Without drug accessibility, the bradyzoites are able to take root in the host’s brain, where they can grow and replicate for as long as the host is alive. In and of itself, this isn’t detrimental to the host, because most people have competent immune systems that can keep the infection at bay. Even people with weakened immunity can take antibiotics, like pyrimethamine or sulfadiazine, which will suppress the infection.
However, if the host becomes immunocompromised — whether from cancer, old age or an organ transplant — "it will wake up the parasites in the brain, and they’ll go back to the circulatory system, causing recurrent infection,” Dou said.
Thus, the path toward developing a therapeutic drug treatment for toxoplasmosis lies in obliterating the cyst form of T. gondii in the brain before the parasites can repopulate the circulatory system.
“If a drug can cross the barrier without compromising its efficacy, that would be fantastic. You could totally and completely eradicate the bradyzoites,” Dou said.
Dou began this inquiry as a postdoctoral researcher at the University of Michigan Medical School in 2010. Seven years later, the results are showing that a specific enzyme — cathepsin protease L (CPL) — directs the digestive function of T. gondii’s “stomach”: the vacuolar compartment (VAC). By deleting the CPL gene from the parasite’s DNA, the toxoplasma could no longer perform an energy-saving process called autophagy.
“Autophagy means ‘to eat self.’ During a stressed situation, like when T. gondii cannot get enough food, they have to make autophagosomes so they can rescue themselves for longer survival,” Dou said.

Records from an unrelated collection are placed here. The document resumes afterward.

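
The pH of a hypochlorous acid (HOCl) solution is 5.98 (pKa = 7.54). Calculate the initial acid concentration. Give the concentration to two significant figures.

C₀ = 3.9 × 10^-5 M

[H+] = 10^(-5.98) = 1.05 × 10^-6 M = x
Ka = 10^(−7.54) = 2.88 × 10^-8
Ka = x²/(C₀ − x) ⇒ C₀ = x + x²/Ka
C₀ = 1.05 × 10^-6 + (1.05 × 10^-6)²/(2.88 × 10^-8) = 3.93 × 10^-5 M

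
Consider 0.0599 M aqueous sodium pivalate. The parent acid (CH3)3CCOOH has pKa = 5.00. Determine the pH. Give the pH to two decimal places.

pH = 8.89

(CH3)3CCOO- is the conjugate base of the weak acid (CH3)3CCOOH.
Ka = 10^(−5.00) = 1.00 × 10^-5
Kb = Kw/Ka = 1.0×10^-14 / 1.00 × 10^-5 = 1.00 × 10^-9
From the ICE table, Kb = x²/(0.0599 − x) = 1.00 × 10^-9.
Since Kb ≪ C₀, x ≈ √(Kb·C₀) = 7.74 × 10^-6 M.
pOH = −log(7.74 × 10^-6) = 5.11; pH = 14.00 − 5.11 = 8.89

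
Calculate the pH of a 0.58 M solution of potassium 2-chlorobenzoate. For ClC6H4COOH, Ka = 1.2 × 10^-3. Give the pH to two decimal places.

pH = 8.34

ClC6H4COO- is the conjugate base of the weak acid ClC6H4COOH.
Kb = Kw/Ka = 1.0×10^-14 / 1.2 × 10^-3 = 8.33 × 10^-12
From the ICE table, Kb = x²/(0.58 − x) = 8.33 × 10^-12.
Since Kb ≪ C₀, x ≈ √(Kb·C₀) = 2.20 × 10^-6 M.
(x/C₀ = 0.00038% < 5%, so the approximation holds.)
pOH = −log(2.20 × 10^-6) = 5.66; pH = 14.00 − 5.66 = 8.34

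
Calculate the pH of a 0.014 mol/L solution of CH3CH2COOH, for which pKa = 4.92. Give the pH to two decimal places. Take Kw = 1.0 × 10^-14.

CH3CH2COOH ⇌ CH3CH2COO- + H+
Ka = 10^(−4.92) = 1.20 × 10^-5
Ka = x²/(0.014 − x) = 1.20 × 10^-5
Since Ka ≪ C₀, x ≈ √(Ka·C₀) = 4.10 × 10^-4 M.
pH = −log(4.10 × 10^-4) = 3.39

pH = 3.39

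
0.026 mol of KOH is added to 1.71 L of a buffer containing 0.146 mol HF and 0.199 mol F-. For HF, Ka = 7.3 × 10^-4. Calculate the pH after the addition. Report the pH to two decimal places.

OH- converts HF to F-: HF → 0.12 mol, F- → 0.225 mol.
pKa = −log(7.3 × 10^-4) = 3.137
pH = pKa + log(n_F-/n_HF) = 3.137 + log(0.225/0.12) = 3.137 + (+0.273)

pH = 3.41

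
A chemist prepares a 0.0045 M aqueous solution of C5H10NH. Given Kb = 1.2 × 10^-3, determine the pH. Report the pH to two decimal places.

pH = 11.26

C5H10NH + H2O ⇌ C5H10NH2+ + OH-
Let x = [OH-] at equilibrium. Kb = x²/(0.0045 − x).
The 5% rule fails; solving x² + Kb·x − Kb·C₀ = 0 exactly:
x = (−Kb + √(Kb² + 4·Kb·C₀))/2 = 1.80 × 10^-3 M
pOH = 2.74, so pH = 14.00 − pOH = 11.26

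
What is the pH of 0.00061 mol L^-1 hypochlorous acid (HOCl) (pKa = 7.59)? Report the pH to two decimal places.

HOCl ⇌ OCl- + H+
Ka = 10^(−7.59) = 2.57 × 10^-8
Let x = [H+] at equilibrium. Ka = x²/(0.00061 − x).
Since Ka ≪ C₀, x ≈ √(Ka·C₀) = 3.96 × 10^-6 M.
(x/C₀ = 0.65% < 5%, so the approximation holds.)
pH = −log[H+] = −log(3.96 × 10^-6) = 5.40

pH = 5.40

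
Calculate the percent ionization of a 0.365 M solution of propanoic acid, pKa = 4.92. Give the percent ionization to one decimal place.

CH3CH2COOH ⇌ CH3CH2COO- + H+; let x = [H+] at equilibrium.
Ka = 10^(−4.92) = 1.20 × 10^-5
x ≈ √(Ka·C₀) = √(1.20 × 10^-5 × 0.365) = 2.09 × 10^-3 M
% ionization = x/C₀ × 100% = 2.09 × 10^-3/0.365 × 100% = 0.6%

0.6%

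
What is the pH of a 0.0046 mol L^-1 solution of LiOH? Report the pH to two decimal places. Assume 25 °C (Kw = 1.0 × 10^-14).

pH = 11.66

LiOH is a strong base; [OH-] = 0.0046 M.
pOH = -log(0.0046) = 2.34
pH = 14.00 - 2.34 = 11.66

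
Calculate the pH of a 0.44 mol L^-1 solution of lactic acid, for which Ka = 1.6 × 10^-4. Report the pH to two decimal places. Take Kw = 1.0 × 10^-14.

CH3CH(OH)COOH ⇌ CH3CH(OH)COO- + H+
From the ICE table, Ka = x²/(0.44 − x) = 1.6 × 10^-4.
Assume x ≪ 0.44: x ≈ √(1.6 × 10^-4 × 0.44) = 8.39 × 10^-3 M
pH = −log(8.39 × 10^-3) = 2.08

pH = 2.08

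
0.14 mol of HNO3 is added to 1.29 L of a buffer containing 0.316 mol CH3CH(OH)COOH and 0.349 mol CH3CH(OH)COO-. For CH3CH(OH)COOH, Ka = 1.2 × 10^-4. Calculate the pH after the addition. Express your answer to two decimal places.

After neutralization: n(CH3CH(OH)COOH) = 0.456 mol, n(CH3CH(OH)COO-) = 0.209 mol.
pKa = −log(1.2 × 10^-4) = 3.921
pH = pKa + log(n_CH3CH(OH)COO-/n_CH3CH(OH)COOH) = 3.921 + log(0.209/0.456) = 3.921 + (-0.339)

pH = 3.58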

The autophagosomes are membranes within toxoplasma that envelop cellular contents, like proteins or other damaged organs. Once enveloped, the autophagosomes are digested by the VAC, providing energy to the parasite to continue its survival; much like how the human body begins to consume muscle under nutritionally deprived conditions, the process of autophagy in toxoplasma is a self-preservation tactic.

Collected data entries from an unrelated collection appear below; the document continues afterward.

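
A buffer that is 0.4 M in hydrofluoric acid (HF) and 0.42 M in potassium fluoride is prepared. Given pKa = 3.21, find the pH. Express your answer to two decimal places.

Henderson–Hasselbalch: pH = pKa + log([F-]/[HF]) = 3.21 + log(0.42/0.4)
pH = 3.21 + (+0.021) = 3.23

pH = 3.23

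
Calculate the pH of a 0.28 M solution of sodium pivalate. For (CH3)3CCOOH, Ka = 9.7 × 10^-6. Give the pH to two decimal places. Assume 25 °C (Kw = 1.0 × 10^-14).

pH = 9.23

(CH3)3CCOO- is the conjugate base of the weak acid (CH3)3CCOOH.
Kb = Kw/Ka = 1.0×10^-14 / 9.7 × 10^-6 = 1.03 × 10^-9
From the ICE table, Kb = [OH-]²/(0.28 − [OH-]) = 1.03 × 10^-9.
Assume [OH-] ≪ 0.28: [OH-] ≈ √(1.03 × 10^-9 × 0.28) = 1.70 × 10^-5 M
Check: 0.0061% ionized — well under 5%, approximation valid.
pOH = 4.77, so pH = 14.00 − pOH = 9.23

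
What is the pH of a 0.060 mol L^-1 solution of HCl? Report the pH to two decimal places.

pH = 1.22

HCl is a strong acid and dissociates completely, so [H+] = 0.060 M.
pH = -log(0.06) = 1.22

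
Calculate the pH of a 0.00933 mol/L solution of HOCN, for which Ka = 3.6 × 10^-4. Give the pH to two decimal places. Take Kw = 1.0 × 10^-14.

pH = 2.78

HOCN ⇌ OCN- + H+
Let x = [H+] at equilibrium. Ka = x²/(0.00933 − x).
The 5% rule fails; solving x² + Ka·x − Ka·C₀ = 0 exactly:
x = (−Ka + √(Ka² + 4·Ka·C₀))/2 = 1.66 × 10^-3 M
pH = −log[H+] = −log(1.66 × 10^-3) = 2.78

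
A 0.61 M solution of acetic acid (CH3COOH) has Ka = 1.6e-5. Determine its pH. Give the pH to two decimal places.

pH = 2.51

CH3COOH ⇌ CH3COO- + H+
Ka = [H+]²/(0.61 − [H+]) = 1.6 × 10^-5
Neglecting [H+] in the denominator: [H+] = √(1.6 × 10^-5 × 0.61) = 3.12 × 10^-3 M
Check: 0.51% ionized — well under 5%, approximation valid.
pH = −log(3.12 × 10^-3) = 2.51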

Without CPL, autophagy becomes blocked, which causes a buildup of autophagosomes in the parasite’s cytoplasm that quickens the rate of starvation for the cysts, thus triggering their death.

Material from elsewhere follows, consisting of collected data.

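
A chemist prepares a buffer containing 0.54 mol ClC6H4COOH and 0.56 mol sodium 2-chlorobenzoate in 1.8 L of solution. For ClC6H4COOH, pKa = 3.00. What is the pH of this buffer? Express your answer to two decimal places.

Henderson–Hasselbalch: pH = pKa + log([ClC6H4COO-]/[ClC6H4COOH]) = 3.00 + log(0.56/0.54)
pH = 3.00 + (+0.016) = 3.02

pH = 3.02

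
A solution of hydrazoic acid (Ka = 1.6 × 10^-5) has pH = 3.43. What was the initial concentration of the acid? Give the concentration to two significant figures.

C₀ = 9.0 × 10^-3 M

[H+] = 10^(-3.43) = 3.72 × 10^-4 M = x
Ka = x²/(C₀ − x) ⇒ C₀ = x + x²/Ka
C₀ = 3.72 × 10^-4 + (3.72 × 10^-4)²/(1.6 × 10^-5) = 9.02 × 10^-3 M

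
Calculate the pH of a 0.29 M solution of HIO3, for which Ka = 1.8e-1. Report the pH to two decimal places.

pH = 0.81

HIO3 ⇌ IO3- + H+
Let x = [H+] at equilibrium. Ka = x²/(0.29 − x).
x is not negligible relative to C₀; solve x² + 0.18·x − 0.0522 = 0.
x = (−Ka + √(Ka² + 4·Ka·C₀))/2 = 1.56 × 10^-1 M
pH = −log(1.56 × 10^-1) = 0.81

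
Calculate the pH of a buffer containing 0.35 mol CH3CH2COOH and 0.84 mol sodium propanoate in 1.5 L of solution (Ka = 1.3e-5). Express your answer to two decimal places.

pKa = −log(1.3 × 10^-5) = 4.886
pH = pKa + log([A⁻]/[HA]) = 4.886 + log(0.84/0.35)
pH = 4.886 + (+0.380) = 5.27

pH = 5.27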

Dou’s study presented these results in culture, which mimicked the conditions inside a host, but also in mouse models. When mice were infected with mutant T. gondii that lacked the CPL gene, approximately 100-fold fewer cysts formed after five weeks than in mice infected with normal T. gondii. This rate increased 100-fold more by 16 weeks post-infection. These results link CPL and the stomach it controls (the VAC) as possible targets for treating the chronic stage of toxoplasmosis.
As part of their study, Dou and his Michigan collaborators tested a potential CPL inhibitor -- LHVS -- and found that the drug was able to penetrate the cyst wall, gaining entry to kill the bradyzoites. However, LHVS is not able to cross the blood/brain barrier, making it currently inaccessible to the cysts once administered to the host.
“This research is important for two reasons,” Dou said. “First, it gives a proof of concept. This organelle, the vacuolar compartment, is a therapeutic target for drug development. If you interfere with the stomach, the parasite cannot digest food or eat itself, so it cannot survive. Secondly, my former lab is now trying to modify the drug (LHVS) by collaborating with chemists so that, hopefully, it will one day be able to cross the blood/brain barrier.”
Since coming to Clemson University in 2015 and beginning his own research lab, Dou has shifted his target of interest for a therapeutic toxoplasmosis treatment from the VAC to the parasite’s heme synthesis pathway.